Input  > print(my_variable1)
Output > sample_output1

Synchronous vs. asynchronous modes

This option is only available in texts session.

By default synchronous mode is selected, which blocks the prompt until all parameters in the model have been evaluated. Synchronous mode is recommended for interactive nodes that run short time. Batch nodes are not processed in this mode.

In contrast, the asynchronous mode performs the evaluation in the background, leaving the prompt ready for further input. Asynchronous mode can be switched on via the --async-run | -a flag, and its use is recommended for evaluation of both batch and interactive nodes.

Absolute vs. relative paths for I/O operations

Files or data read by or exported into a model can be indicated using relative paths with respect to the location of the running script or session. Relative paths work best for interactive nodes, since these are all locally executed and evaluated. Absolute paths should be employed for any models involving batch nodes to avoid any errors during copying or moving data. Though slightly less convenient, absoulte paths are generally recommended to prevent I/O problems.

Also cocerning read/write operations are the launchdir paths. In general, it is advised to allow the creation of unique launchdirs for the evaluation of each individual node, where node-specific output data can be saved. This is the default and can be overriden by the --no-unique-launchdir flag, though some conflicts may occurr if output data, or files, may be overwritten during the evaluation of the model.

Availability of queueing systems (Slurm)

By default, the most standard operations in VRE Language are performed locally on default resources. These are interactive nodes, and are typically evaluated via one process and one thread on one core. Evaluation of interactive nodes can be achieved using either texts script in instant, deferred and workflow modes, or texts session in workflow mode. Since they do not require HPC resources, evaluation can be performed in a local shell, or JupyterLab session. If a database is properly set up, any state updates and output data will be added to the workflow, and will be accessible via the model’s UUID.

The so-called batch nodes, rely on non-local computing resources. These can involve different hardware architectures, software stacks, and queues. The SCL allows specification of these resources via resource annotations. This simple approach enables seamless evaluation of particular statements employing HPC resources. The evaluation of batch nodes is limited to workflow evaluation mode, and can only be performed within HPC clusters that employ scheduling systems such as Slurm. If the resources are not available the interpreter will print an error message indicating “resource exceeds limits” at execution or evaluation times. More details about the use of computational resources for evaluation can be found in here.

Next steps

Learning more

You can continue reading the comprehensive documentation, topic by topic.

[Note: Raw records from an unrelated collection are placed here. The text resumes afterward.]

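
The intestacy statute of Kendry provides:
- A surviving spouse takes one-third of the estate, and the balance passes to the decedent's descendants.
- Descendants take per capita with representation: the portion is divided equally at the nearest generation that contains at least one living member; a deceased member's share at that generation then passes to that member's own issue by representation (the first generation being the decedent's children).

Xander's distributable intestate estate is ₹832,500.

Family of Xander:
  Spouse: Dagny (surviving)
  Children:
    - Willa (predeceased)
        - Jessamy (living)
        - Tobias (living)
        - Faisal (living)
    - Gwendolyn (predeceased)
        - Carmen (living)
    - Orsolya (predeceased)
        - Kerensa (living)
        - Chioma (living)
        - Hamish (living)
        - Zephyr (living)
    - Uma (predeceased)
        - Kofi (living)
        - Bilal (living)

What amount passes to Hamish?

Dagny takes one-third of ₹832,500 = ₹277,500. The remaining ₹555,000 passes to the descendants.
No child survives, so the initial division is made at the grandchildren's generation.
The descendants' portion (₹555,000) is divided into 10 shares of ₹55,500: Jessamy, Tobias, Faisal, Carmen, Kerensa, Chioma, Hamish, Zephyr, Kofi, and Bilal each take ₹55,500.

Hamish receives ₹55,500.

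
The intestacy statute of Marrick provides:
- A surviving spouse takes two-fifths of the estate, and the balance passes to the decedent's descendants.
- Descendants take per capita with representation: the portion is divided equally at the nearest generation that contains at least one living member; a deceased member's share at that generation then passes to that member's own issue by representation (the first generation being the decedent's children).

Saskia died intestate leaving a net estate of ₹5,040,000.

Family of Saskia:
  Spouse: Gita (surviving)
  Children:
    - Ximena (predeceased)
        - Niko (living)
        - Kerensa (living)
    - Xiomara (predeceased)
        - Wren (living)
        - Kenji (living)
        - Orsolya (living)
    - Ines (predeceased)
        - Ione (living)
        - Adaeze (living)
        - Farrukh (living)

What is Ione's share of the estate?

Ione receives ₹378,000.

Gita takes two-fifths of ₹5,040,000 = ₹2,016,000. The remaining ₹3,024,000 passes to the descendants.
No child survives, so the initial division is made at the grandchildren's generation.
The descendants' portion (₹3,024,000) is divided into 8 shares of ₹378,000: Niko, Kerensa, Wren, Kenji, Orsolya, Ione, Adaeze, and Farrukh each take ₹378,000.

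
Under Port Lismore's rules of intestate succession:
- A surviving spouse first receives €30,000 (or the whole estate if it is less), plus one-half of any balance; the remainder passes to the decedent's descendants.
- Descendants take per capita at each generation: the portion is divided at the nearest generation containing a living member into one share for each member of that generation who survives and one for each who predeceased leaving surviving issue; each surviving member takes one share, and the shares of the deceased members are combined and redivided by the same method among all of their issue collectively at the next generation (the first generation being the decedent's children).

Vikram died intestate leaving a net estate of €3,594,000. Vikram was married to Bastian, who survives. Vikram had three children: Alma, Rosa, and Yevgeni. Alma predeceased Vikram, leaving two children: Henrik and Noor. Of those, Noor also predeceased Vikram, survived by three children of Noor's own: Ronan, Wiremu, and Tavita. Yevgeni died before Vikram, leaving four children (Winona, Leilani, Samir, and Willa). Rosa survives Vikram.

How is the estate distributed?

Bastian first takes €30,000, leaving a balance of €3,564,000. Bastian then takes one-half of the balance (€1,782,000), for a total of €1,812,000. The remaining €1,782,000 passes to the descendants.
The descendants' portion (€1,782,000) is divided at the children's generation into 3 shares of €594,000. Rosa takes €594,000. The 2 shares of the deceased (Alma and Yevgeni) are combined into a pool of €1,188,000.
That pool (€1,188,000) is divided at the grandchildren's generation into 6 shares of €198,000. Henrik, Winona, Leilani, Samir, and Willa each take €198,000. The remaining share for the deceased Noor (€198,000) is carried to the next generation.
That pool (€198,000) is divided at the great-grandchildren's generation equally among Ronan, Wiremu, and Tavita: €66,000 each.

Bastian: €1,812,000; Henrik: €198,000; Ronan: €66,000; Wiremu: €66,000; Tavita: €66,000; Rosa: €594,000; Winona: €198,000; Leilani: €198,000; Samir: €198,000; Willa: €198,000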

Productive use of VRE Language

You can use the comprehensive dicumentation for future reference and features or details that have not been covered in this tutorial. For details about the interpreter, processing modes, and other technical aspects please consult the tools documentation.

Set up a MongoDB database

VRE Language uses FireWorks as workflow management system, which in turn is based on MongoDB database for model persistence. This means that the model will continue to exist in the database, and will be accessible, even after completing its processing. Persistence is achieved only when the interpreter processes a model in workflow evaluation mode.

In this quick-start tutorial, a local file was used to replace the real MongoDB database in order to speedup the setup, and more focus on learning. This local database feature is recommended only for testing and learning purposes. For production purposes, such as using VRE Language on a computing cluster, in the cloud etc., you will have to set up a MongoDB database. Therefore, you need to run a local MongoDB instance or use a MongoDB service from your computing center or some cloud provider. For detailed instructions, see e.g. this installation guide.